Fefa todavía me reservaba una sorpresa. Cuando quise arrancarla, la moto se negó con un estornudo débil. Lo intenté de todas las formas, pero la moto se negaba a arrancar. Toqueteé sus vísceras para descubrir una mancha oscura y viscosa de muy mal aspecto. Con la certeza de que el viaje había roto alguna pieza vital, empecé a desmontar el depósito mientras Don José Arcadio Aureliano Buendía Segundo se relamía pensando en que, finalmente, sí haría falta la furgoneta. Me puse manos a la obra, y arrastré a Fefa a una esquina sombría.
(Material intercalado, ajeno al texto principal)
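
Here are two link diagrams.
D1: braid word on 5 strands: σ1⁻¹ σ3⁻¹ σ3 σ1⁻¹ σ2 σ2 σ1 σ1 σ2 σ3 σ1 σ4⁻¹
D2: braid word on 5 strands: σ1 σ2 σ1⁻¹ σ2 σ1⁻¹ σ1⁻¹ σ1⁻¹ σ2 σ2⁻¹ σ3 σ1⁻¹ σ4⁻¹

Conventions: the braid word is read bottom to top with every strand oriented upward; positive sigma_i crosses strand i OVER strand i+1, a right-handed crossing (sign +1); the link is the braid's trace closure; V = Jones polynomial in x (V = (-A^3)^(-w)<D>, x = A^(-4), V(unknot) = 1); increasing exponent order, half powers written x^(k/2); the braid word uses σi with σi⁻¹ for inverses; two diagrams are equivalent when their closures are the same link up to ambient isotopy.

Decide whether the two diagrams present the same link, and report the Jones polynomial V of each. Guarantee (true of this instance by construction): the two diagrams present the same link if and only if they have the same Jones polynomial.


same link: no
V(D1) = x - x^2 + 2x^3 - x^4 + x^5 - x^6  [12 crossings, <D> = -A^-12 + A^-8 - A^-4 + 2 - A^4 + A^8, w = +4]
D2 (bracket A^-10 - A^-6 + 2A^-2 - 2A^2 + 2A^6 - 2A^10 + A^14; 12 crossings at w = -2): V = x^-5 - 2x^-4 + 2x^-3 - 2x^-2 + 2x^-1 - 1 + x
note: V(x) takes 2 values over 2 diagrams, fixing the grouping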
Con un par de movimientos ágiles desmonté el depósito -y pensar que hace un año sólo de pensar en desmontar aquello me provocaba una semana de insomnio- para darme cuenta enseguida de que lo habían vaciado por completo. Una rápida visita a la gasolinera más cercana y Fefa ronroneó como un gato de angora bajo el sol del atardecer y las miradas divertidas de los transportistas y estibadores que habían asistido a toda la ceremonia.

Cuando el GPS me guiaba certeramente a mi hotel y el sol se ocultaba bajo el entramado confuso de edificios de Buenos Aires, no pude evitar gritar como un loco:
- ¡¡Estoy conduciendo en AMÉRICA!!
Fefa respondió con un gruñido sordo y un acelerón brusco. Me levanté sobre el asiento, sintiendo el aire limpio golpeándome contra el casco. Las avenidas resplandecían de flores tardías cayendo de los árboles. Los neones empezaban a ganar la batalla a la luz crepuscular.

Y al día siguiente, salía de Buenos Aires. Intentando ganarle la carrera al otoño inclemente. Rumbo al gran Sur.